Partner Program + International Day of Peace

Thursday, September 22, 2016

Glen Urquhart established their partner program in 1984 to support their mission and continue to foster an inclusive school environment in which students learn to respect all people, value their differences, act responsibly in our community and in the world.

Every student at GUS is assigned a partner. “Our partners program exemplifies the value of mixed-age learning experiences. We use the arts as a tool and bring partners together to explore a variety of academic topics. Using the arts allows a range of learners to participate together in meaningful ways,” explains first grade teacher Marnie Potish.

The partnerships enhance the school’s sense of community, allowing younger students a view into older students’ lives and giving older students opportunities to nurture and mentor.

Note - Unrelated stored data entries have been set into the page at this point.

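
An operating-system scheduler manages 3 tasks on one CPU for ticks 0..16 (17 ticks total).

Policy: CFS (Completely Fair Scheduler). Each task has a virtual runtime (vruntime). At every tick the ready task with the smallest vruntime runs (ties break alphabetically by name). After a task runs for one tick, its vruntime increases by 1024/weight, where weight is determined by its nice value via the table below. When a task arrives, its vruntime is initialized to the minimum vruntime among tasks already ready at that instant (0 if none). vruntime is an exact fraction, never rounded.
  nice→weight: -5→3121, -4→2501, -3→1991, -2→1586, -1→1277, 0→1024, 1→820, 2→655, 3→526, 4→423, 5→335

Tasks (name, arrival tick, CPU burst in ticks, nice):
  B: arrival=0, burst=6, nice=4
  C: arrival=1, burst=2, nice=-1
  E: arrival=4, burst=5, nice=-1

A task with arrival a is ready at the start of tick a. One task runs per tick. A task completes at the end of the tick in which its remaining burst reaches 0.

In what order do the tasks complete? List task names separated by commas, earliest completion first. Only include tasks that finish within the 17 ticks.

completion order = C, E, B

t=0: vr[B=0] → run B
t=1: vr[B=1024/423 C=1024/423] → run B
t=2: vr[B=2048/423 C=1024/423] → run C
t=3: vr[B=2048/423 C=1740800/540171] → run C
t=4: vr[B=2048/423 E=2048/423] → run B
t=5: vr[B=1024/141 E=2048/423] → run E
t=6: vr[B=1024/141 E=3048448/540171] → run E
t=7: vr[B=1024/141 E=3481600/540171] → run E
t=8: vr[B=1024/141 E=3914752/540171] → run E
t=9: vr[B=1024/141 E=4347904/540171] → run B
t=10: vr[B=4096/423 E=4347904/540171] → run E
t=11: vr[B=4096/423] → run B
t=12: vr[B=5120/423] → run B
t=13: (idle)
t=14: (idle)
t=15: (idle)
t=16: (idle)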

Seventh graders, for example, have first graders for partners, and they share the same theme: Who Am I? Fifth graders pair with kindergarteners. Sixth graders partner with second and third graders, and eighth graders team up with fourth graders.

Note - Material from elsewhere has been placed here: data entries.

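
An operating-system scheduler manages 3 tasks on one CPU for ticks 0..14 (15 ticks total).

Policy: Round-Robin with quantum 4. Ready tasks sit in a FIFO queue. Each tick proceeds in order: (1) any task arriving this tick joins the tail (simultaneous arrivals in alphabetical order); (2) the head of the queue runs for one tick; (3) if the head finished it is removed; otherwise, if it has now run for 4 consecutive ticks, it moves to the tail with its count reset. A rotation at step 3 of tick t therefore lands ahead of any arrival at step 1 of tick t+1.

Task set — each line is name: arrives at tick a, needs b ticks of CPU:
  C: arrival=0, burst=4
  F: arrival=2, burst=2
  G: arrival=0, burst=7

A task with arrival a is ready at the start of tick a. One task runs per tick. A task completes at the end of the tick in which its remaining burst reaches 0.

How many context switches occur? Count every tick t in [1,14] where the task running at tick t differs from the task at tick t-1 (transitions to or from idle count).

t=0: queue=[C,G] q_used=0 → run C
t=1: queue=[C,G] q_used=1 → run C
t=2: queue=[C,G,F] q_used=2 → run C
t=3: queue=[C,G,F] q_used=3 → run C
t=4: queue=[G,F] q_used=0 → run G
t=5: queue=[G,F] q_used=1 → run G
t=6: queue=[G,F] q_used=2 → run G
t=7: queue=[G,F] q_used=3 → run G
t=8: queue=[F,G] q_used=0 → run F
t=9: queue=[F,G] q_used=1 → run F
t=10: queue=[G] q_used=0 → run G
t=11: queue=[G] q_used=1 → run G
t=12: queue=[G] q_used=2 → run G
t=13: (idle)
t=14: (idle)

context switches = 4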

Partners meet every month or so for an activity, and they also share special occasions, such as Bread Day and May Day. “It's a great way for us to come together as a full community,” Sarah Kotwicki, director of lower school, comments, “to get to know each other, and share fun experiences.”

Partners met for the first time this week to celebrate the International Day of Peace. The International Day of Peace (“Peace Day”) is observed around the world each year on September 21. Established in 1981 by the unanimous United Nations resolution 36/37, the General Assembly has declared this as a day devoted to “commemorating and strengthening the ideals of peace both within and among all nations and peoples.” Sixth and seventh grade social studies teacher Christine Draper integrated the recognition and celebration of peace into the GUS school day on September 21, several years ago. “Students hear so much in the news about violence and hate. It’s important to celebrate all the good in the world, to give young people a sense of hope, and to help students see themselves as agents of change,” emphasizes Gretchen Forsyth, director of upper school.

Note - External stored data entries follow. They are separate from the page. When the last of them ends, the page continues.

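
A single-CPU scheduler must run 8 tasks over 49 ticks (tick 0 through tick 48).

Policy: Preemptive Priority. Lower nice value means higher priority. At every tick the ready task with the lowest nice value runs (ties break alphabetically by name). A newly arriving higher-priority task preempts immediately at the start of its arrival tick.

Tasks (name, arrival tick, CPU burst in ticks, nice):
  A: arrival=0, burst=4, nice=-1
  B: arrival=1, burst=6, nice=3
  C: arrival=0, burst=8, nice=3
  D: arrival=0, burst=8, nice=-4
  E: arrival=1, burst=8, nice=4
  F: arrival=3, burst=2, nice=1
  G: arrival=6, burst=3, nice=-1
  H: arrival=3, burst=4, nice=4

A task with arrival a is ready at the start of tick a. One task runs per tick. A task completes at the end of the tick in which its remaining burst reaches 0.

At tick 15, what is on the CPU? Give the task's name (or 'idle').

t=0: ready={A,C,D} → run D
t=1: ready={A,B,C,D,E} → run D
t=2: ready={A,B,C,D,E} → run D
t=3: ready={A,B,C,D,E,F,H} → run D
t=4: ready={A,B,C,D,E,F,H} → run D
t=5: ready={A,B,C,D,E,F,H} → run D
t=6: ready={A,B,C,D,E,F,G,H} → run D
t=7: ready={A,B,C,D,E,F,G,H} → run D
t=8: ready={A,B,C,E,F,G,H} → run A
t=9: ready={A,B,C,E,F,G,H} → run A
t=10: ready={A,B,C,E,F,G,H} → run A
t=11: ready={A,B,C,E,F,G,H} → run A
t=12: ready={B,C,E,F,G,H} → run G
t=13: ready={B,C,E,F,G,H} → run G
t=14: ready={B,C,E,F,G,H} → run G
t=15: ready={B,C,E,F,H} → run F
t=16: ready={B,C,E,F,H} → run F
t=17: ready={B,C,E,H} → run B
t=18: ready={B,C,E,H} → run B
t=19: ready={B,C,E,H} → run B
t=20: ready={B,C,E,H} → run B
t=21: ready={B,C,E,H} → run B
t=22: ready={B,C,E,H} → run B
t=23: ready={C,E,H} → run C
t=24: ready={C,E,H} → run C
t=25: ready={C,E,H} → run C
t=26: ready={C,E,H} → run C
t=27: ready={C,E,H} → run C
t=28: ready={C,E,H} → run C
t=29: ready={C,E,H} → run C
t=30: ready={C,E,H} → run C
t=31: ready={E,H} → run E
t=32: ready={E,H} → run E
t=33: ready={E,H} → run E
t=34: ready={E,H} → run E
t=35: ready={E,H} → run E
t=36: ready={E,H} → run E
t=37: ready={E,H} → run E
t=38: ready={E,H} → run E
t=39: ready={H} → run H
t=40: ready={H} → run H
t=41: ready={H} → run H
t=42: ready={H} → run H
t=43: (idle)
t=44: (idle)
t=45: (idle)
t=46: (idle)
t=47: (idle)
t=48: (idle)

running at tick 15 = F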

This year, GUS students participated in a project created by the nonprofit organization Postcards for Peace. The goal of the Postcard Exchange Network is to create a network of schools around the world who believe in teaching future generations about respect for and tolerance of different cultures and religions.

GUS plans to expand their relationship with Postcards for Peace, pairing with schools in very different parts of the world. The network includes over forty schools in the UK, USA, Canada, Greece, New Zealand, Iceland, Russia, Lebanon, India, Togo, Mexico, and Taiwan.